Belgium could never have insulated itself from the crisis.
But the post-Lehman revival masked the need for reform - a task that is complicated by Belgium's regional divide. It took politicians more than 500 days to form a government after elections in June 2010.
Flemish businessman Paul Kumpen, who exports his Ridley bicycles to 44 countries and has an annual turnover of 25 million euros, says he is tired of paying one of the world's highest tax burdens when the revenues are seen as poorly spent.
"For every 100 euros I make, I pay 52 to the taxman, so I'm getting just 48 euros to reinvest while the government runs an inefficient public sector and pays the pensions of Belgians who retire at 55," said Kumpen, himself 62.
Despite the stereotypes that it is southern Europeans who retire too early, Belgium's official retirement age at 65 is two years lower than Spain, while unofficially many people retire at 59, compared to 62 in Greece, according to the Paris-based OECD.
One in four of all unemployed Belgians are over 50, and getting them to stay longer in the workforce is a challenge.
At the other end of the scale, ambitious companies that want to build on Belgium's promise as a logistics and hi-tech economy say they cannot find the highly-skilled graduates they need.
Only 15 materials engineers -- needed in industries such as aerospace and chemicals -- graduate in Belgium every year and that makes Metalogic's Buelens' life very difficult.
"It's a struggle for life, it's almost impossible," Buelens said. "The last people I recruited included two Polish engineers, someone from China and another from Portugal."

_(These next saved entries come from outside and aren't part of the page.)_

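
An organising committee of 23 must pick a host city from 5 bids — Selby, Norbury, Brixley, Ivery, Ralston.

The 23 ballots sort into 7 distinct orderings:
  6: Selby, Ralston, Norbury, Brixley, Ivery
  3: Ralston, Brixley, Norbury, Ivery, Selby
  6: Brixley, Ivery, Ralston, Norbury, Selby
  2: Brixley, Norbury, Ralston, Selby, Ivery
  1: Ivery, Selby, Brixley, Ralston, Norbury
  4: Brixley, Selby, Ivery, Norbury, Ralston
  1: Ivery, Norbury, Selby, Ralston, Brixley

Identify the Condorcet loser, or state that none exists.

Pairwise majorities:
Selby–Norbury: Norbury 12–11.
Selby vs Brixley: Brixley, 15–8.
Selby vs Ivery: 12 to 11, Selby.
Selby vs Ralston: 12 to 11, Selby.
Norbury vs Brixley: Norbury preferred on 6+1 = 7 ballots; Brixley wins 16–7.
Norbury vs Ivery: 6+3+2 = 11 for Norbury, 12 for Ivery — Ivery by 12–11.
Norbury–Ralston: Ralston 16–7.
Brixley vs Ivery: Brixley, 21–2.
Brixley–Ralston: Brixley 13–10.
Ivery vs Ralston: Ivery is ranked higher on 6+1+4+1 = 12 ballots, Ralston on 11. Ivery wins 12–11.
Every city wins at least one matchup (Selby beats Ivery; Norbury beats Selby; Brixley beats Selby; Ivery beats Norbury; Ralston beats Norbury), so there is no Condorcet loser.

none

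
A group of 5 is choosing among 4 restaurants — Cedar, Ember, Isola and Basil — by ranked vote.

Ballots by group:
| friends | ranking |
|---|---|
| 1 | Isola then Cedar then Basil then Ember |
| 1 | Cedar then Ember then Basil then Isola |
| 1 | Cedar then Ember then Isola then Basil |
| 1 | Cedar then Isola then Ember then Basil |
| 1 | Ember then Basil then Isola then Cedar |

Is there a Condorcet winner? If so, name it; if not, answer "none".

Head-to-head results (5 friends):
Cedar vs Ember: Cedar is ranked higher on 1+1+1+1 = 4 ballots, Ember on 1. Cedar wins 4–1.
Cedar vs Isola: Cedar is ranked higher on 1+1+1 = 3 ballots, Isola on 2. Cedar wins 3–2.
Cedar vs Basil: 1+1+1+1 = 4 for Cedar, 1 for Basil — Cedar by 4–1.
Ember–Isola: Ember 3–2.
Ember vs Basil: Ember preferred on 1+1+1+1 = 4 ballots; Ember wins 4–1.
Isola vs Basil: 1+1+1 = 3 for Isola, 2 for Basil — Isola by 3–2.
Cedar wins every pairwise contest, so Cedar is the Condorcet winner.

Cedar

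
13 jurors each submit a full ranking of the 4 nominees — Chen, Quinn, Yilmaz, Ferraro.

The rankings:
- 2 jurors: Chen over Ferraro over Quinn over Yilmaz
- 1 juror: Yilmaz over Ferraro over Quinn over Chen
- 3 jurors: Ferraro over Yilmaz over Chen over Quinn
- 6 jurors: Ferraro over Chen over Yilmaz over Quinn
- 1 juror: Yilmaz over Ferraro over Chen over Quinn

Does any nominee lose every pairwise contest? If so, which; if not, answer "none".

Head-to-head results (13 jurors):
Chen vs Quinn: Chen is ranked higher on 2+3+6+1 = 12 ballots, Quinn on 1. Chen wins 12–1.
Chen–Yilmaz: Chen 8–5.
Chen–Ferraro: Ferraro 11–2.
Quinn vs Yilmaz: Yilmaz, 11–2.
Quinn vs Ferraro: Ferraro, 13–0.
Yilmaz vs Ferraro: Yilmaz preferred on 1+1 = 2 ballots; Ferraro wins 11–2.
Quinn loses to every other nominee — it is the Condorcet loser.

Quinn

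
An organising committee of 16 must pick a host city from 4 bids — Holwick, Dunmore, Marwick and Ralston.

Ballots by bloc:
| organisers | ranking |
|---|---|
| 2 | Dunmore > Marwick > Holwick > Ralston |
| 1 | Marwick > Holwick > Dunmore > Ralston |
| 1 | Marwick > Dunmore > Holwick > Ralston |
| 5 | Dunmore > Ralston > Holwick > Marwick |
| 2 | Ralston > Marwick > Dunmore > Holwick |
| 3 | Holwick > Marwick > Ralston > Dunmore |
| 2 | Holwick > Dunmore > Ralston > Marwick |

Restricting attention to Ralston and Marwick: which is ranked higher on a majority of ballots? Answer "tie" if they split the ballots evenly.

Ballots ranking Ralston above Marwick: 5 + 2 + 2 = 9.
Ballots ranking Marwick above Ralston: 16 − 9 = 7.
Ralston wins the head-to-head 9–7.

Ralston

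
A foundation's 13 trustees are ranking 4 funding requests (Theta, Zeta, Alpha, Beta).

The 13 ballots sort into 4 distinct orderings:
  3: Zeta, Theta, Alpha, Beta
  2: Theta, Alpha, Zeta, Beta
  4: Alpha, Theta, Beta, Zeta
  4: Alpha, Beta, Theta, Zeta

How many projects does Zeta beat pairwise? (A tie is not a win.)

Zeta against each rival (13 reviewers):
Zeta vs Theta: Zeta is ranked higher on 3 ballots, Theta on 10. Theta wins 10–3.
Zeta–Alpha: Alpha 10–3.
Zeta vs Beta: Beta, 8–5.
Zeta beats no one; loses to Theta, Alpha, Beta — 0 pairwise wins.

0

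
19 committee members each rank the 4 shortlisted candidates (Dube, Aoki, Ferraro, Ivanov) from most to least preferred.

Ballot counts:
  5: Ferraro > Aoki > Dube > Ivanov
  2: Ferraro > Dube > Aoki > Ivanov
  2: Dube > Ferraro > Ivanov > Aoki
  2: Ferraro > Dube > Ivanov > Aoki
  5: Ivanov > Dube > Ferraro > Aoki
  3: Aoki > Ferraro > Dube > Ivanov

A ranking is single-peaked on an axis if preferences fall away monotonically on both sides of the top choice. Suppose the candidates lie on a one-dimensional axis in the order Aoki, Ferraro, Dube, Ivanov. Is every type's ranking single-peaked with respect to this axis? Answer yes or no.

Axis positions: Aoki=1, Ferraro=2, Dube=3, Ivanov=4.
Type 1 (peak Ferraro at position 2): ranking walks positions 2-1-3-4, expanding outward from the peak — single-peaked.
Type 2 (peak Ferraro at position 2): ranking walks positions 2-3-1-4, expanding outward from the peak — single-peaked.
Type 3 (peak Dube at position 3): ranking walks positions 3-2-4-1, expanding outward from the peak — single-peaked.
Type 4 (peak Ferraro at position 2): ranking walks positions 2-3-4-1, expanding outward from the peak — single-peaked.
Type 5 (peak Ivanov at position 4): ranking walks positions 4-3-2-1, expanding outward from the peak — single-peaked.
Type 6 (peak Aoki at position 1): ranking walks positions 1-2-3-4, expanding outward from the peak — single-peaked.
Every ranking is single-peaked on this axis.

yes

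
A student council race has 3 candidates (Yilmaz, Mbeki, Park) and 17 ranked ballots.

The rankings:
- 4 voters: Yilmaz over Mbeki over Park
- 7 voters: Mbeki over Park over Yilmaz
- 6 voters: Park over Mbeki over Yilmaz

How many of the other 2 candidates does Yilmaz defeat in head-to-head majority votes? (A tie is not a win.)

0

Yilmaz against each rival (17 voters):
Yilmaz vs Mbeki: 4 for Yilmaz, 13 for Mbeki — Mbeki by 13–4.
Yilmaz vs Park: Park wins 13–4.
Yilmaz beats no one; loses to Mbeki, Park — 0 pairwise wins.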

Even with unemployment at 8 percent in Belgium, Flanders has 307,000 jobs it cannot fill because of a mismatch between what companies need and the skills of the unemployed.
"People don't move within the country, there's a big mobility issue," said Libeer, echoing a problem across the EU.
Joblessness, early retirement and an inefficient public sector have pushed Belgium's public debt to almost 100 percent of GDP, leaving less money to pay the growing pensions bill.
Still, at Antwerp port, work is underway on the banks of the Scheldt to build the world's biggest lock at a cost of 340 million euros to handle ever-larger ships that ply world trade.
It is a sign of the optimism that is in short supply across Europe these days and signals the hope that growth will return if European leaders can find a solution to the crisis.
"It is in everyone's interest to deal with it," Bruyninckx said. "And today, not tomorrow."